Shadi's parents weren't sure why they were being singled out for what they viewed as a cultural oddity. They felt that their child had been raised to believe that they were "the only good Muslims in the world."

In the weeks that followed, the family began to wonder if they had made the right choice in marrying Shadi. Would the fact that she is a member of the faith change the way that her life will be perceived in the wider community? They soon came to believe that there was something inherently wrong with their Muslim identity, and something uniquely threatening to Britain's multicultural, pluralistic society.

"We wanted to be a family and we were happy to have a normal family life. We had a normal life and we were proud of who we were," says Shadi's mother, Fazel. "But then after I told people about the marriage, things changed. Suddenly, people who used to say that we were just normal people, they started saying things like, 'Well, what about the other Muslims in the world? Are they all the same?"'

The family is still in touch with Shadi's parents. After the marriage, they were surprised to find that Shadi now has a Muslim name, and a different religion than their daughter. Their relationship with her has been "complicated" by this new identity. "I think the most important thing to remember is that we did not force anyone to marry us," says Fazel. "We had to make our choice. It is not an automatic choice.

"We have two sons who were born in Iran, who are born in Iran. We are not Muslim, but we are not not Muslims as we live in an Islamic country. The author is a professor of Islamic studies in New York. "Our relationship was not like in America," says Fazel. "She is not a fundamentalist Muslim, and her sons were born in the Middle East. Our relationship is different. In America, you don't think about it. I can tell you that our lives are not the same as it is in Iran." There is a lot to unpack in the following two paragraphs, and in some cases, the entire piece. They are long, complicated, and not so easy to read at times. So if you are curious as to how it feels to date a muslim in the United States, read on. But please know that this piece has no agenda other than showing how some muslims can actually be decent people. In fact, it is a bit of a relief. For those who are not familiar with the story, here is the beginning of the story: "In the early 2000s, I arrived in a new city, New York City. At the time, I was an editor of a women's magazine indian matrimonial sites in canada and a Muslim who was also a lesbian.
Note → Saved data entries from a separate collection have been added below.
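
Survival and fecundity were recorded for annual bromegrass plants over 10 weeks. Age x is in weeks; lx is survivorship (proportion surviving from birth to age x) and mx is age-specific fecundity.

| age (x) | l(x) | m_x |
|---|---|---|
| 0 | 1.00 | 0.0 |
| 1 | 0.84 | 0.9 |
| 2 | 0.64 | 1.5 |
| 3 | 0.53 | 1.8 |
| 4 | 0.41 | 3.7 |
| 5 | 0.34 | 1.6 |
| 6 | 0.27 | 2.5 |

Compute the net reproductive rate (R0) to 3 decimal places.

5.406

lx·mx by age: 0, 0.756, 0.96, 0.954, 1.517, 0.544, 0.675
R0 = Σ lx·mx = 5.406 → 5.406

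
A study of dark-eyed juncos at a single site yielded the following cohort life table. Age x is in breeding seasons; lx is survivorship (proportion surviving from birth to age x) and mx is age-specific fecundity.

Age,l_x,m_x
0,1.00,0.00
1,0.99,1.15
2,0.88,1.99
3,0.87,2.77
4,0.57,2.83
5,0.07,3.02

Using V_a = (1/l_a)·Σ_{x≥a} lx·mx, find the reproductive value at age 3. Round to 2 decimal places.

4.87

lx·mx for x ≥ 3: 2.4099, 1.6131, 0.2114 → sum = 4.2344
V_3 = 4.2344 / l_3 = 4.2344 / 0.87 = 4.867126… → 4.87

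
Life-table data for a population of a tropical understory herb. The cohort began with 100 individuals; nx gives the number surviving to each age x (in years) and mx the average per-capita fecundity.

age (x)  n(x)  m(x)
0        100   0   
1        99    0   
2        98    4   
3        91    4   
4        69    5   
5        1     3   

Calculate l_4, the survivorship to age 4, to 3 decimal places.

0.690

l_4 = n_4/n_0 = 69/100 = 0.69 → 0.690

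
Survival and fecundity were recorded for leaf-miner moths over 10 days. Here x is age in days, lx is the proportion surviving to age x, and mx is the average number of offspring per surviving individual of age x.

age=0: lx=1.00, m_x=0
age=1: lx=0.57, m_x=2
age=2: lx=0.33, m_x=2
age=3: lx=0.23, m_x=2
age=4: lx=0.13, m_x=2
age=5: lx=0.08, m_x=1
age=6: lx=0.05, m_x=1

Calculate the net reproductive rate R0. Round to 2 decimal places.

2.65

lx·mx by age: 0, 1.14, 0.66, 0.46, 0.26, 0.08, 0.05
R0 = Σ lx·mx = 2.65 → 2.65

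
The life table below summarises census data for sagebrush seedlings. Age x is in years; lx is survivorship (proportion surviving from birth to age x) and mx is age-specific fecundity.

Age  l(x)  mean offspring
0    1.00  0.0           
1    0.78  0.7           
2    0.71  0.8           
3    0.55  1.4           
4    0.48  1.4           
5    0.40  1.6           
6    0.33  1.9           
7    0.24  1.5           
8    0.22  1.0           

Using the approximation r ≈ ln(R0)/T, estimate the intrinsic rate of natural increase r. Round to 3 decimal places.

0.364

R0 = Σ lx·mx = 0 + 0.546 + 0.568 + 0.77 + 0.672 + 0.64 + 0.627 + 0.36 + 0.22 = 4.403
Σ x·lx·mx = 17.922; T = 17.922/4.403 = 4.07041…
r ≈ ln(R0)/T = ln(4.403)/4.07041… = 0.36416… → 0.364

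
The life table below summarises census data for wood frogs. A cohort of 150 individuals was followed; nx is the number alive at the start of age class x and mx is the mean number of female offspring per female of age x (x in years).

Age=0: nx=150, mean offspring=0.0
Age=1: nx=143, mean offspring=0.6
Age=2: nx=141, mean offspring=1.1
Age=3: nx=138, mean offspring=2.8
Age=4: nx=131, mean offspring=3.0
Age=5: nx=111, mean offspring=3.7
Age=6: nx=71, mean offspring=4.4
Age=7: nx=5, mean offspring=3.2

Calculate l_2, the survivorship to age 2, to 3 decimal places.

l_2 = n_2/n_0 = 141/150 = 0.94 → 0.940

0.940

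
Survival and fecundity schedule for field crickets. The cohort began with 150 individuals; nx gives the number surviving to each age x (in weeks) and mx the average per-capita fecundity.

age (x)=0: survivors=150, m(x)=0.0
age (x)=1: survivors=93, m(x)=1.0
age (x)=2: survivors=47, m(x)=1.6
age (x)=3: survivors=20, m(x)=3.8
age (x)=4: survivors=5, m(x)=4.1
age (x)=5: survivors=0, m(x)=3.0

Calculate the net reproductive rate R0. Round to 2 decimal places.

lx = nx/n0 = nx/150: 1, 0.62, 0.31333…, 0.13333…, 0.03333…, 0
lx·mx by age: 0, 0.62, 0.501333…, 0.506667…, 0.136667…, 0
R0 = Σ lx·mx = 1.764667… → 1.76

1.76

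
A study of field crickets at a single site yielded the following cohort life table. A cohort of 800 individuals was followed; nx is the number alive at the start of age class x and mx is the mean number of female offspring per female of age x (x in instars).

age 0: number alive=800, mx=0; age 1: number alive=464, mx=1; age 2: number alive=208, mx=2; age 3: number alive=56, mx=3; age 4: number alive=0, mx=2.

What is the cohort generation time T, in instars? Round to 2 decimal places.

1.72

lx = nx/n0 = nx/800: 1, 0.58, 0.26, 0.07, 0
lx·mx: 0, 0.58, 0.52, 0.21, 0 → R0 = 1.31
x·lx·mx: 0, 0.58, 1.04, 0.63, 0 → Σ = 2.25
T = 2.25 / 1.31 = 1.717557… → 1.72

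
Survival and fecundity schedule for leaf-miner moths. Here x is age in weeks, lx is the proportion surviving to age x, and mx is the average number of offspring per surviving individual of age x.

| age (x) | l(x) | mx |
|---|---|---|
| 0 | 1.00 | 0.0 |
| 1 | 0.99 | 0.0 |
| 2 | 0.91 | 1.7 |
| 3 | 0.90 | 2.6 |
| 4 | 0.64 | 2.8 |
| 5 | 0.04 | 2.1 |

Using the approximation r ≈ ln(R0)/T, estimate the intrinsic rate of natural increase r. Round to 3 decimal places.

0.570

R0 = Σ lx·mx = 0 + 0 + 1.547 + 2.34 + 1.792 + 0.084 = 5.763
Σ x·lx·mx = 17.702; T = 17.702/5.763 = 3.07166…
r ≈ ln(R0)/T = ln(5.763)/3.07166… = 0.5702… → 0.570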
I had recently become engaged to a Christian man and thought we would have the uae girls perfect place to start our life together. After two years, we got married in 2003, and soon after we bought a house in a nice part of Manhattan. The marriage was happy, but then the day after we moved in, I became pregnant. I wanted to tell my wife about our pregnancy, so she would know about our Islamic religious and cultural practices and we could decide if we were going to continue with our marriage or not. We did not want to have any complications, so I didn't tell her what was going on. I wanted to keep the marriage. I thought I could trust her and my husband and that she would never find out. But the day before our baby was due, I found out something shocking. I found out that he is a muslim. This is when the pain hit me.

The day of the baby's birth, I muslims marriage didn't really want to get pregnant. I was scared of getting the disease and not being able to have the baby because of my faith. But I just had to get it over with. So I got my appointment the same day. She told me I'd be ready in a few days. I went back to my room to make myself a cup of coffee and I was about to be out the door when I felt this strange warmth in my stomach. I thought that something was wrong.